While the beautifully rendered worlds and elaborately scripted encounters of some GMs tightly envisioned worlds can be amazing, the lack a resilience can lend itself to a brittle play experience. The initial act of the Pathfinder Roleplaying Game is that of creation. Character creation is a profoundly personal selective process and it is the first and ultimate act of player agency (If you could be someone else, who would that person be?). Then from that ultimate moment of player agency, the author GM attempts to shove the player into the role meant for them. This is just the first of many pitfalls, consider:
- Loss of Player Agency – Scripted encounters discount for player decisions and can feel forced, unrealistic and unimaginative. Scripted conflicts fall flat if the player doesn’t react as anticipated and the most amazing ending a GM envisions may be flatly uninteresting to her players.
- Omission of Consent – If a GM surrenders to the “momentum” of their own story it will likely be a thing entirely of their own preferences and desires. That also means it might trample over needs, forcibly present triggers and otherwise negate even the opportunity for player consent. A GM may have written a brilliant psycho-sexual horror piece but may have missed that three of their players aren’t equipped to handle that.
- Required Elements – An “Author GM” frequently requires specific classes to present, absent or limited. Same is true for races and other rules elements. This results in either players lacking the options to engage fully or GMs being frustrated by players who refuse to properly engage the story.
- Generative Stagnation – Player’s unexpected actions have inspired GMs to re-envision entire campaigns on the fly and created collaborative stories that NEVER would have existed without all players involved.
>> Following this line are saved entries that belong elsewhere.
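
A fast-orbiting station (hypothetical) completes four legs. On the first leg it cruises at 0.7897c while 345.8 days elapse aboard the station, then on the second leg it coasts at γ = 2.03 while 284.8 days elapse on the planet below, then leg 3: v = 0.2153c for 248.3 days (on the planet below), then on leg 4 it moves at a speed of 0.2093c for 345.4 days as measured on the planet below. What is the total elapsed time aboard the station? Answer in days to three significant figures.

τ = 1070 days

Leg 1: 345.8 days is already measured aboard the station.
Leg 2: γ = 2.03; τ_2 = 284.8/2.030 = 140.3 days.
Leg 3: γ = 1/√(1 − 0.2153²) = 1/√0.9536 = 1.024; τ_3 = 248.3/1.024 = 242.5 days.
Leg 4: γ = 1/√(1 − 0.2093²) = 1/√0.9562 = 1.023; τ_4 = 345.4/1.023 = 337.7 days.
Total: 345.8 + 140.3 + 242.5 + 337.7 days.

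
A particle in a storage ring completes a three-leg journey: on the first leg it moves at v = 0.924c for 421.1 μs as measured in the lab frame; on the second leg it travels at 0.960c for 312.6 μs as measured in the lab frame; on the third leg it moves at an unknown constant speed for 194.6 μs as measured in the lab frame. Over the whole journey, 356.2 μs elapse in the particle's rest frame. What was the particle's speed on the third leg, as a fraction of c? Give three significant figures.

β = 0.833

Leg 1: γ = 1/√(1 − 0.924²) = 1/√0.1462 = 2.615; τ_1 = 421.1/2.615 = 161.0 μs.
Leg 2: γ = 1/√(1 − 0.960²) = 1/√0.07840 = 3.571; τ_2 = 312.6/3.571 = 87.53 μs.
Leg 3: speed unknown; τ_3 = 194.6/γ_3.
Total proper time: 161.0 + 87.53 + τ_3 = 356.2, so τ_3 = 356.2 − 248.6 = 107.6 μs.
γ_3 = 194.6/107.6 = 1.808; β = √(1 − 1/γ²) = √0.6940.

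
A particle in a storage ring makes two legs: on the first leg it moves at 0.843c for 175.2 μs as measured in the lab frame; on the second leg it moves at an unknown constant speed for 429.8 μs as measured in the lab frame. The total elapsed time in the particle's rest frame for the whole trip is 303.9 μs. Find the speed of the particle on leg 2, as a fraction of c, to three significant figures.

Leg 1: γ = 1/√(1 − 0.843²) = 1/√0.2894 = 1.859; τ_1 = 175.2/1.859 = 94.24 μs.
Leg 2: speed unknown; τ_2 = 429.8/γ_2.
Total proper time: 94.24 + τ_2 = 303.9, so τ_2 = 303.9 − 94.24 = 209.7 μs.
γ_2 = 429.8/209.7 = 2.050; β = √(1 − 1/γ²) = √0.7620.

β = 0.873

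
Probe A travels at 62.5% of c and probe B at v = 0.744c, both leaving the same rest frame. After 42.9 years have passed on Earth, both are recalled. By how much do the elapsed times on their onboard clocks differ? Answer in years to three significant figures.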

The removal of agency (as mentioned above) leads to stagnant storytelling that can have difficulties even matching a trite video game’s plot-lines.
- Group Dissonance – The constant need to bring players back on script is going to make the nicest GM feel oppressive and dominant. The smallest deviation from narrow plot points is going to make players seem reckless and chaotic. The building tension mounts and even long time play groups crumble or fragment. Long term damage to a gaming group is rarely worth the risk.
This isn’t to say tightly scripted GMing NEVER works. It can be exactly what is needed for Convention gaming where the GM is likely to create the PCs and player agency is often reduced to “I want to play something!” and pure enthusiasm for the game.